CHAIR: Basically your premise is that you are established in Townsville and you have a track record of success, but there is a large military component of Townsville's population that may be missing out on the benefits of your organisation because they do not know where it is?

Ms O'Toole : It could well be that they are not made aware of it. We are not funded to deliver those services, and we are not the only one—I just happened to write in because I think that it is a really big issue for our community.

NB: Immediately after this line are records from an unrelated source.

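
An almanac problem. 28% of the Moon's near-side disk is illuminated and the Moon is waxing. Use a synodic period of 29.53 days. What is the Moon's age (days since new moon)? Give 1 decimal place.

5.2 days

cos θ = 1 − 2f = 0.440, giving a principal value of 63.9°.
Before full moon the principal value applies: θ = 63.9°.
Age = 29.53 × 63.9°/360° ≈ 5.24 days.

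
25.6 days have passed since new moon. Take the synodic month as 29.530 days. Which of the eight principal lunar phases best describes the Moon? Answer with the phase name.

At 25.6/29.530 of the cycle, θ ≈ 312° — the waning crescent range.

waning crescent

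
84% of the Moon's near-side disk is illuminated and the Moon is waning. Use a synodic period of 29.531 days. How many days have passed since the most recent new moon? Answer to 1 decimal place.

Invert f = (1 − cos θ)/2 to get cos θ = 1 − 2(0.84) = -0.680, hence θ₀ = arccos -0.680 = 132.8°.
Since the Moon is past full (waning), take the reflex angle: θ = 360° − 132.8° = 227.2°.
Age = 29.531 × 227.2°/360° ≈ 18.63 days.

18.6 days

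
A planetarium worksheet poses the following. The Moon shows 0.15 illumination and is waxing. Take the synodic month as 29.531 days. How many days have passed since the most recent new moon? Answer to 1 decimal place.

3.7 days

Invert f = (1 − cos θ)/2 to get cos θ = 1 − 2(0.15) = 0.700, hence θ₀ = arccos 0.700 = 45.6°.
Waxing ⇒ before full, so θ = 45.6°.
At 360°/29.531 d per day, 45.6° corresponds to 3.74 days.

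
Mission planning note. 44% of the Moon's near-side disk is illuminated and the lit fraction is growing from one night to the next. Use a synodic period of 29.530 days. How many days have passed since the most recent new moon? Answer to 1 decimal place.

6.8 days

cos θ = 1 − 2f = 0.120, giving a principal value of 83.1°.
The Moon is waxing (0°–180°), so θ = 83.1° directly.
Age = 29.530 × 83.1°/360° ≈ 6.82 days.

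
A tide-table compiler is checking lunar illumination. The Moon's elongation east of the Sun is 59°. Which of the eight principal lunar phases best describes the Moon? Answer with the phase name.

waxing crescent

The waxing crescent sector spans roughly 22°–68°; 59° falls inside it.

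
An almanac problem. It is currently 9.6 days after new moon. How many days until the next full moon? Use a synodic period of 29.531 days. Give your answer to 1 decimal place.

Full moon is 0.5 of the way through the cycle: age 0.5 × 29.531 = 14.765 d.
That is 14.765 − 9.6 = 5.165 days ahead.

5.2 days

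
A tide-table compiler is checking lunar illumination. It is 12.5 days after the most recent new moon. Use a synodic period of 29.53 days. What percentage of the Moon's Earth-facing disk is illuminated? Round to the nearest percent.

The Moon has covered 12.5/29.53 of its cycle, so θ ≈ 360° × 12.5/29.53 = 152.4°.
cos 152.4° = (-0.886), so f = (1 − (-0.886))/2 = 0.943, so 94%.

94%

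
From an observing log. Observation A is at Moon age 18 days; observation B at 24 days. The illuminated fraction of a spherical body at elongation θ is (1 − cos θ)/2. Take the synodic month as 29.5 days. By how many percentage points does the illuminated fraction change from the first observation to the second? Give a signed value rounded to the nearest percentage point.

-58 pp

First observation: θ = 360°·18/29.5 = 219.7°, so f = 0.885.
Second observation: θ = 292.9°, f = 0.306.
Δf = 0.306 − 0.885 = -0.579, i.e. -58 pp.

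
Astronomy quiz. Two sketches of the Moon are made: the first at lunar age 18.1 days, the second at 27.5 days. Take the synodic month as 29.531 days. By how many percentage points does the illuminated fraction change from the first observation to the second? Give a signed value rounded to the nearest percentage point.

-83 pp

θ₁ = 360° × 18.1/29.531 = 220.6°, f₁ = (1 − cos θ₁)/2 = 0.879.
θ₂ = 360° × 27.5/29.531 = 335.2°, f₂ = (1 − cos θ₂)/2 = 0.046.
Change = f₂ − f₁ = -0.833 → -83 percentage points.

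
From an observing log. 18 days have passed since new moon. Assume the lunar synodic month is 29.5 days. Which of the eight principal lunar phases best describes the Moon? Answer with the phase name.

waning gibbous

θ ≈ 360° × 18/29.5 = 220°, which falls in the waning gibbous sector.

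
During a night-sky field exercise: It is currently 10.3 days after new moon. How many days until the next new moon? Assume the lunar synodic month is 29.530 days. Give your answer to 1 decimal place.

19.2 days

One full lunation from the last new moon is 29.530 d; remaining = 29.530 − 10.3 = 19.230 d.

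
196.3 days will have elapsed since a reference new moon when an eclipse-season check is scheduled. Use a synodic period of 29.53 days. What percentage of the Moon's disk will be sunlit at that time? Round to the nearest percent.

80%

196.3/29.53 = 6.647 lunations, so 6 complete cycles and 19.12 d into the next.
Elongation θ = 360° × 19.12/29.53 ≈ 233.1°.
cos 233.1° = (-0.601), so f = (1 − (-0.601))/2 = 0.800, so 80%.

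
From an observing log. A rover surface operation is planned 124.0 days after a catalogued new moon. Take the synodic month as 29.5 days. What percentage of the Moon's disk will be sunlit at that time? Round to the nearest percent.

124.0/29.5 = 4.203 lunations, so 4 complete cycles and 6.00 d into the next.
Phase angle: θ = 360°·(6.00 d)/(29.5 d) = 73.2°.
Illuminated fraction = (1 − cos 73.2°)/2 = (1 − 0.289)/2 ≈ 0.356, so 36%.

36%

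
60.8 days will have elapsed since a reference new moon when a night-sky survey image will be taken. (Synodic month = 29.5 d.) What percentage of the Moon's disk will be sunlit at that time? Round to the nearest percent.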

CHAIR: We have taken evidence that sometimes the last people to know they have a problem are the people with the problem and that the first people to know that there is a problem is the family. You have made that point very clear. So somewhere along the line we need to encourage families to have greater access to the support in the communities to get the help they need. Your submission is basic common sense, but quite often we discover a lot of that in these Senate inquiries. What we have to do is make it actually go into practice.

Ms O'Toole : That is right.

Senator WHISH-WILSON: I think that is interesting. We heard from beyondblue the other day and raising education and awareness is their critical issue. You have been assisting with services and looking at where things are failing. It is good that you have different approaches and I think it has been very constructive.

Ms O'Toole : I think that very often the valuable role that the community sector plays is overlooked. We also do work in the corporate sector around workplace mentally healthy practices, which are really important.

Senator FAWCETT: One of the things that has come up frequently is getting information and support to families of serving members. Do you engage at all—whether it is through schools, playgroups and other opportunities like that—with spouses, partners and families of serving personnel? Is that an avenue where we could collectively work to reach those people?

Ms O'Toole : I think it is. One of the key places is schools, particularly where families have children at school. I think mothers or fathers groups are also really useful. We have a meeting of all of the mental health services—whether they are government or non-government—once a month. We host that by way of sharing information. We have not, to date, had any people from the defence services come along to that, and that is not without our trying. Again, I know everybody has their priorities and people are busy and often short-staffed, but there are those ways. In particular, when we start to look at the rollout of the NDIS, where some of these young men and women—or any men and women—may be eligible for services and where the community will play a much more significant role in terms of mainstream services, I think it would be a very good opportunity to do that.

CHAIR: Thank you very much for that very positive submission.

Ms O'Toole : Thank you for the opportunity.

Senator LAMBIE: Before we wrap up, I would just like to mention that today we have the Australian Peacekeeper and Peacemaker Veterans Association and the women's groups in the room that, at this stage, we have not designated any time to speak to. I just wanted to recognise them for being in the room today and to thank them for coming along.